How does the human brain navigate complex circumstances — say, driving through Harvard Square traffic at 5 p.m.?
One theory gaining support with psychologists and neuroscientists is that the brain creates causal models of the world that help with planning and execution. It’s akin to running mental simulations to see which outcomes are good or bad. “You learn this internal model of the environment, which you can use to predict what will happen if you take different courses of action,” explained Momchil Tomov, an associate in psychology Professor Samuel Gershman’s Computational Cognitive Neuroscience Lab.
In recent decades, computer scientists have developed these ideas into a system dubbed Reinforcement Learning (or RL for short).
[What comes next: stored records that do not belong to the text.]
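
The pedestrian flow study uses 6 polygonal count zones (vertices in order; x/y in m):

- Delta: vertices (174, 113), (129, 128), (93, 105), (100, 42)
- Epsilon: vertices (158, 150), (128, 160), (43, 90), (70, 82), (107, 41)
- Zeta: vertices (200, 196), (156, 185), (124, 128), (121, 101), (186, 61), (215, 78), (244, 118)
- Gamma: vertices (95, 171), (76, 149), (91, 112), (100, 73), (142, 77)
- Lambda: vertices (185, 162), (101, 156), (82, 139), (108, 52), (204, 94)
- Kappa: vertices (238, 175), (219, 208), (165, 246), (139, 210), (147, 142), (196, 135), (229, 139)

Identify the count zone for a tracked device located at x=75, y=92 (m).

Cast a ray rightward from (75, 92). For each polygon, the edges (by vertex number in listed order) whose endpoints lie on opposite sides of y = 92, where each meets that height, and whether that is right or left of the point:
Delta: 3–4 at x≈94.4 (right), 4–1 at x≈152.1 (right) → 2 crossings.
Epsilon: 2–3 at x≈45.4 (left), 5–1 at x≈130.9 (right) → 1 crossing.
Zeta: 4–5 at x≈135.6 (right), 6–7 at x≈225.2 (right) → 2 crossings.
Gamma: 3–4 at x≈95.6 (right), 5–1 at x≈134.5 (right) → 2 crossings.
Lambda: 3–4 at x≈96.0 (right), 4–5 at x≈199.4 (right) → 2 crossings.
Kappa: no edge straddles that height → 0 crossings.
Only Epsilon has an odd count, so the point is inside Epsilon.

Epsilon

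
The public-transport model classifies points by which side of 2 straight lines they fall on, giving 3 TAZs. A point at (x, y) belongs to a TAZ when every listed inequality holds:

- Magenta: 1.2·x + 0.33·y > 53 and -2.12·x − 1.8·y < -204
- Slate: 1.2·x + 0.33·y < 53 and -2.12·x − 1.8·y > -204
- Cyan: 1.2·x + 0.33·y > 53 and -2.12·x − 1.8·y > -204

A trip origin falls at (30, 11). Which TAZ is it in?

Slate

1.2·30 + 0.33·11 = 39.630, which is < 53
-2.12·30 − 1.8·11 = -83.400, which is > -204
This sign pattern matches Slate.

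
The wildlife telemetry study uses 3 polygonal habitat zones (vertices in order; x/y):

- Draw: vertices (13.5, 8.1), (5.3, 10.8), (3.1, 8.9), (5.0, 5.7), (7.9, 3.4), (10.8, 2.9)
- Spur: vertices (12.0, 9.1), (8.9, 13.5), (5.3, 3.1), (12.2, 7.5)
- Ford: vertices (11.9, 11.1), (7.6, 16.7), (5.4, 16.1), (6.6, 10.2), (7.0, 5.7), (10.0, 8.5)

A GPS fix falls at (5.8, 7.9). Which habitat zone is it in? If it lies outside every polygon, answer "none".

Cast a ray rightward from (5.8, 7.9). For each polygon, the edges (by vertex number in listed order) whose endpoints lie on opposite sides of y = 7.9, where each meets that height, and whether that is right or left of the point:
Draw: 3–4 at x≈3.69 (left), 6–1 at x≈13.40 (right) → 1 crossing.
Spur: 2–3 at x≈6.96 (right), 4–1 at x≈12.15 (right) → 2 crossings.
Ford: 4–5 at x≈6.80 (right), 5–6 at x≈9.36 (right) → 2 crossings.
Only Draw has an odd count, so the point is inside Draw.

Draw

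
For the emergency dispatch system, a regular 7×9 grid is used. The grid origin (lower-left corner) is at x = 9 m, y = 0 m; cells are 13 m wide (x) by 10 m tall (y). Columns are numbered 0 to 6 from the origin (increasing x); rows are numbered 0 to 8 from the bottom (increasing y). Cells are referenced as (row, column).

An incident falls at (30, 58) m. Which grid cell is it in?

Column index: ⌊(30 − 9) / 13⌋ = ⌊1.615⌋ = 1
Row offset from origin: ⌊(58 − 0) / 10⌋ = ⌊5.800⌋ = 5 → row 5

(5, 1)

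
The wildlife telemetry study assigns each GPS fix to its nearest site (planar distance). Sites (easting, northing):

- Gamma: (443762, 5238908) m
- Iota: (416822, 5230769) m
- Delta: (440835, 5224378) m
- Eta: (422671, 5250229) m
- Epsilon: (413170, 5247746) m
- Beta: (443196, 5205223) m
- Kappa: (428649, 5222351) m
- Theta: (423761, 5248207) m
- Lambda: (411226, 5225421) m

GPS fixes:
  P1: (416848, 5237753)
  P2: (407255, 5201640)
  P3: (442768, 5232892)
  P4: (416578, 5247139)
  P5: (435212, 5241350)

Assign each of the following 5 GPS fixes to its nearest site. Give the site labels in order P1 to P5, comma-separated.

Iota, Lambda, Gamma, Epsilon, Gamma

P1 → Iota (d²=48776932.00)
P2 → Lambda (d²=581304802.00)
P3 → Gamma (d²=37180292.00)
P4 → Epsilon (d²=11982913.00)
P5 → Gamma (d²=79065864.00)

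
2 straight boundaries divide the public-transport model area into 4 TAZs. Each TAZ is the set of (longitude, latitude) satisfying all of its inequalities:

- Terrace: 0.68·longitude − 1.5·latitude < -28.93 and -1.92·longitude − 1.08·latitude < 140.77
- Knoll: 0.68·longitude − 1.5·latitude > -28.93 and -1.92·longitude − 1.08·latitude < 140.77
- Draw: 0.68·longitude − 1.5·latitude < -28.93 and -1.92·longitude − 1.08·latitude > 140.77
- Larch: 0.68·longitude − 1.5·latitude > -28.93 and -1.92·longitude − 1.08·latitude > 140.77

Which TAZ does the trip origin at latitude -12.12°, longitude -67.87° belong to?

Larch

0.68·-67.87 − 1.5·-12.12 = -27.972, which is > -28.93
-1.92·-67.87 − 1.08·-12.12 = 143.400, which is > 140.77
This sign pattern matches Larch.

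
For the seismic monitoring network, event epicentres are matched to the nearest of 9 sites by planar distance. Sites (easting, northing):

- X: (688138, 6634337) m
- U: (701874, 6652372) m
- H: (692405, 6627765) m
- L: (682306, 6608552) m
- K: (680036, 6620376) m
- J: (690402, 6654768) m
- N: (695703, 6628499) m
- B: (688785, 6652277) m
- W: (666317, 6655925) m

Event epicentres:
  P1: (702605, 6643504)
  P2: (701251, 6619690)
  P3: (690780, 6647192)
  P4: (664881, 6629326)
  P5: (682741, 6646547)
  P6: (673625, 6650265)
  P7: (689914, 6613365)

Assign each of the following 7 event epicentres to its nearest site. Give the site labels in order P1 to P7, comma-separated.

P1 → U (d²=79175785.00)
P2 → N (d²=108378785.00)
P3 → B (d²=29837250.00)
P4 → K (d²=309776525.00)
P5 → B (d²=69362836.00)
P6 → W (d²=85442464.00)
P7 → L (d²=81046633.00)

U, N, B, K, B, W, L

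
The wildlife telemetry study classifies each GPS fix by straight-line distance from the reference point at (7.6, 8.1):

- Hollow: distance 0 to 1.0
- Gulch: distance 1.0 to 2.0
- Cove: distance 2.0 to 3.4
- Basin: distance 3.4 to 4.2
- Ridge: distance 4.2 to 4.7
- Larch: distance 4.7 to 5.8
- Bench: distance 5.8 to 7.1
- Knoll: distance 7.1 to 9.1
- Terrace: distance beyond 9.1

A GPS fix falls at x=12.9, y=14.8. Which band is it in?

Distance = √((12.9−7.6)² + (14.8−8.1)²) = √(28.090 + 44.890) = 8.543.
7.1 ≤ 8.543 < 9.1 → Knoll.

Knoll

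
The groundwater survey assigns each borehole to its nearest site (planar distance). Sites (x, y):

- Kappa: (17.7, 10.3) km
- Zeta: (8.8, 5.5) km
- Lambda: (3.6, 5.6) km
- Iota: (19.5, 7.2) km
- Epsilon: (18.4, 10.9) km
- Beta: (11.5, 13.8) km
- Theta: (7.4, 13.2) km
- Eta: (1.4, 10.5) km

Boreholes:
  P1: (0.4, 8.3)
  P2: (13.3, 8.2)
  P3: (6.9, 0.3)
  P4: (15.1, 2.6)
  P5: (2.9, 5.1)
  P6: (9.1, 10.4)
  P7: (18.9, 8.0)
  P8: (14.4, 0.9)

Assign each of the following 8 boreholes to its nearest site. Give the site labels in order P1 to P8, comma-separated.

Eta, Kappa, Zeta, Iota, Lambda, Theta, Iota, Zeta

P1 → Eta (d²=5.84)
P2 → Kappa (d²=23.77)
P3 → Zeta (d²=30.65)
P4 → Iota (d²=40.52)
P5 → Lambda (d²=0.74)
P6 → Theta (d²=10.73)
P7 → Iota (d²=1.00)
P8 → Zeta (d²=52.52)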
Researchers such as Tomov who work at the intersection of psychology and technology have even introduced computational models that attempt to capture how RL plays out in the brain. In a new paper published in Neuron, Tomov and his co-authors used functional magnetic resonance (fMRI) to compare their algorithmic theory against real-world imaging.
Why craft algorithms that attempt to formalize human thinking and decision-making? “It’s difficult to study cognitive processes without having a precise computational model that maps inputs to outputs,” said Tomov, who earned his Ph.D. in neurobiology at Harvard in 2019 and worked with Gershman as a postdoc until 2021.
Researchers also hope their work leads to advances in RL, which can navigate complex environments and is considered one of the biggest success stories in artificial intelligence. It has, in fact, bested humans in realms including board and video games, but until recently has proven a somewhat slow learner. “Algorithms that are more human-like can perform better in certain domains than traditional machine-learning,” Tomov said.
The group’s experiment leans on the prior work of two of the study co-authors. Thomas Pouncy, another doctoral researcher in Gershman’s lab, outlined in 2021 a more complex, theory-based RL system. A computational theory-based RL model was introduced in a subsequent paper by MIT postdoctoral researcher Pedro Tsividis. It proved much faster than previous iterations in learning new video games. In terms of speed, Tomov said, it’s far closer to the human ability to pick up on such a task.
The whole process led the researchers to hypothesize on the neural architecture of human decision-making and learning. In the new study, the researchers tested their algorithm on 32 volunteers who played and eventually mastered Atari-style video games while hooked up to fMRI scanners, which measure the small changes in blood flow that come with brain activity.
As the researchers expected, this yielded evidence of activity theory-based models in the prefrontal cortex at the front of the brain with theory updates occurring in the posterior cortex, or back of the brain. Where their hypotheses — and their algorithm — diverged was in the details. The researchers specifically expected to find evidence of theory-based models in the orbitofrontal cortex. Instead they found them in the inferior frontal gyrus. This makes sense in hindsight, Tomov said, as previous research out of Gershman’s lab found the inferior frontal gyrus involved with learning “causal rules that govern the world.”
More surprises were found at the back of the brain, where the occipital cortex and the ventral pathway — both central to visual processing — appear to be involved when those models require updating. “Whenever you get surprising information that is inconsistent with your current theory, that’s when we see not just an update signal in the ventral pathway, but also, that’s when the theory becomes activated in the inferior frontal gyrus,” Tomov summarized.
Finally, fMRI scans revealed the directional flow of information in the brain. Tomov and his co-authors had hypothesized that information flows bottom-up. Instead, it seems to flow top-down during game play.
“It’s almost as if it’s coming from the model, stored somewhere in the prefrontal cortex, flowing down to the posterior visual regions,” he said. “But then when there’s a discrepancy — when an update happens — the pattern of information flow flips. Now information flows bottom-up, from posterior regions to frontal regions.”
Tomov has been studying theory-based RL with Gershman for four years. Two years ago, he started applying these ideas to self-driving cars as a full-time employee with a Boston venture. “How do you get from here to the next intersection and make a left turn without hitting anyone?” he asked. “Basically, there’s this internal model of the world with other drivers and predictions about what they’re going to do.”
The research described in this report was funded in part by the National Science Foundation.